A group of dried, dark brown cacao beans.
Unroasted cacao beans, as shown here, feature unique fruity flavors that can be lost when they’re processed at high temperature.
Marlon Ac-Pangan

“Natural” foods are trendy, and proponents claim that little or no processing helps preserve the food’s inherent flavor. Research now published in ACS’ Journal of Agricultural and Food Chemistry shows that, at least for certain artisanal, bean-to-bar chocolates, this could indeed be the case. The team reports that unroasted, “raw” chocolate features certain compounds responsible for fruity flavors and sour tastes that are lost when the cacao beans are processed at high temperatures.

Chocolate is made from cacao beans, which are fermented, roasted and processed into cacao nibs. These bits can be eaten on their own, or melted down and sweetened to form the chocolate products found on grocery or boutique store shelves. Similar to wines, the environmental conditions, or “terroir,” where the cacao is grown provide a unique flavor profile to the bean. However, when the beans are roasted during processing, these subtle flavors can be hidden or destroyed.

To preserve the terroir and potential health benefits of cacao beans, some chocolatiers are now interested in creating minimally processed products by skipping the roasting step. Although these bars and chips are often called “raw,” some people say that this is a misnomer because chemical changes have already occurred during fermentation.

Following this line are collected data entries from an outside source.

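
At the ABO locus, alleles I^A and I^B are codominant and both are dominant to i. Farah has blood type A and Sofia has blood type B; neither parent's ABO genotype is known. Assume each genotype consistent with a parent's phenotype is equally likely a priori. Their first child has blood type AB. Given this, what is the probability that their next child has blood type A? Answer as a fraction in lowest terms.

5/36

Possible genotypes: Farah ∈ {I^A I^A, I^A i}; Sofia ∈ {I^B I^B, I^B i}.
Weight each parental genotype pair by prior × P(type-AB child):
  I^A I^A × I^B I^B: posterior weight 4/9; P(next child type A) = 0.
  I^A I^A × I^B i: posterior weight 2/9; P(next child type A) = 1/2.
  I^A i × I^B I^B: posterior weight 2/9; P(next child type A) = 0.
  I^A i × I^B i: posterior weight 1/9; P(next child type A) = 1/4.
Weighted sum = 5/36.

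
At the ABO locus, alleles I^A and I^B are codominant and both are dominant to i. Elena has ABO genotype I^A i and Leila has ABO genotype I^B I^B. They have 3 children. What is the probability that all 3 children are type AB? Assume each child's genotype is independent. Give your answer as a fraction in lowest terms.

1/8

ABO cross I^A i × I^B I^B → 1/2 B, 1/2 AB.
So P(type AB) = 1/2 per child.
All 3 independent: (1/2)^3 = 1/8.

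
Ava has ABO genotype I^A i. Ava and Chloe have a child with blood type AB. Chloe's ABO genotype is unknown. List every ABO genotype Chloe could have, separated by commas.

For each candidate genotype of Chloe, check whether crossing it with I^A i can produce every observed child phenotype.
  I^A I^A → possible child types {A} ✗
  I^A I^B → possible child types {A, B, AB} ✓
  I^A i → possible child types {O, A} ✗
  I^B I^B → possible child types {B, AB} ✓
  I^B i → possible child types {O, A, B, AB} ✓
  i i → possible child types {O, A} ✗

I^A I^B, I^B I^B, I^B i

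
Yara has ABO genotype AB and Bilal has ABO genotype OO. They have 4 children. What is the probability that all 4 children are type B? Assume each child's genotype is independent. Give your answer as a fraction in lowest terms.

1/16

ABO cross AB × OO → 1/2 A, 1/2 B.
So P(type B) = 1/2 per child.
All 4 independent: (1/2)^4 = 1/16.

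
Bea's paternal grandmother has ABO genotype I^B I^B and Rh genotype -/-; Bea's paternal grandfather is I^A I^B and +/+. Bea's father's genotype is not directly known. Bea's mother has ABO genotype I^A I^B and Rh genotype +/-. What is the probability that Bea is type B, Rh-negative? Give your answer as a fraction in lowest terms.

3/32

Bea's father's ABO genotype from I^B I^B × I^A I^B: 1/2 I^A I^B, 1/2 I^B I^B.
Crossing each possibility with the mother I^A I^B and summing P(type B): 1/2·1/4 + 1/2·1/2 = 3/8.
Similarly for Rh via the father's Rh distribution: P(Rh-) = 1/4.
Independent loci: 3/8 × 1/4 = 3/32.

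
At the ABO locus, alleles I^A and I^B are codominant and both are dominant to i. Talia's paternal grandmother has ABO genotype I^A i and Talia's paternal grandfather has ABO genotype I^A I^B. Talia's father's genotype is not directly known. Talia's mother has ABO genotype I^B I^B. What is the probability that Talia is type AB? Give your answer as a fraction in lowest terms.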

But regardless of the terminology, exactly which flavor compounds are potentially lost during this process is not well understood. So, Marlon Ac-Pangan, Nicki Engeseth and Keith Cadwallader wanted to investigate how the aroma and sensory characteristics of chocolate change during high-temperature roasting.

The team made two groups of nibs from the same set of cacao beans. One was roasted, and the other was not, and then both groups were molded into chocolates. Using solvent-assisted flavor evaporation and aroma extract dilution analysis, the researchers found that volatile flavor compounds, including the “hazelnut-like” 2- or 3-methylbutanoic acid and the “caramel-like” HDMF were more pronounced in the roasted samples. But the process masked other volatiles — including the “bell pepper-like” 2-isobutyl-3-methoxypyrazine — which were more noticeable in the unroasted chocolate, along with others that have fruity or flowery aromas. Additionally, a trained sensory panel found that these unroasted samples tasted sourer and sweeter. The researchers say that this is probably because the vinegary flavors produced during fermentation were allowed to shine, instead of being masked by the more pronounced, “roasty” flavors. So, while roasting does change the flavor profile and may make it more “chocolatey,” it may also hide some of the subtler flavors and sourness from the raw cacao beans.

The authors acknowledge funding from the National Institute of Food and Agriculture and the U.S. Department of Agriculture.